Muhammad Ali's Stolen Bicycle Led to His Remarkable Career

KARLA KContributor IApril 23, 2009

PHOENIX - MARCH 28: Muhammad Ali and NFL player Kurt Warner pose during Muhammad Ali's Celebrity Fight Night XV held at the JW Marriott Desert Ridge Resort & Spa on March 28, 2009 in Phoenix, Arizona.  (Photo by Michael Buckner/Getty Images for Celebrity Fight Night)

He's still the most recognizable man on earth over 40 years after he burst onto the scene as a gold-medal winner at the 1960 Rome Olympics.  Muhammad Ali remains a magical figure, known throughout the world.

His success as a boxer is widely respected, but his greatest triumph lies in his legacy as a leader, humanitarian, and artist. His work both inside and outside the ring have made him "The Greatest Of All Time." 

Who would have ever thought that a scrawny 12-year-old boy from Louisville, Ky., would become heavyweight champion of the world?

Cassius Marcellus Clay was furious when his bicycle got stolen and swore that he would "whup" whoever stole it.  Joe Martin, a cop who was in the gym, told Clay, "You better learn how to box first."

Taking his advice, within weeks Clay, a mere 89 pounds, had his first bout and his first win.  In the following 27 years, Clay would make his childhood dreams come true.

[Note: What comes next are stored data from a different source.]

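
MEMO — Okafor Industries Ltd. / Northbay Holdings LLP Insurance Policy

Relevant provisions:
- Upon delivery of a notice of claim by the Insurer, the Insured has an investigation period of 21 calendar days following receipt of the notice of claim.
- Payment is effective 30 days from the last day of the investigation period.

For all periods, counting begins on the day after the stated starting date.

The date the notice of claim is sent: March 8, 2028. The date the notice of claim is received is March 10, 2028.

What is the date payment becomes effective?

Adding 21 calendar days to March 10, 2028 gives March 31, 2028, which is the last day of the investigation period.
The date payment becomes effective: March 31, 2028 + 30 days = April 30, 2028.

April 30, 2028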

It was a struggle but well worth it. In 1964, despite 7-1 odds, Clay upset Sonny Liston and became heavyweight champion of the world.

The next day he announced his name was Cassius X—the X reflecting the unknown name taken from him by slave owners centuries before. The national response was negative and intense, so the Nation of Islam founder gave him the name Muhammad Ali.

March 1967 was his last fight for 3 1/2 years in which he lost his title, passport, and all his boxing licenses were cancelled. He spoke at colleges against the war in Vietnam. 

Ali provides 232 million meals to the world's hungry and he is also active with the Make-A-Wish Foundation and Special Olympics.

President Jimmy Carter said it best when he cited Muhammad as "Mr. International Friendship."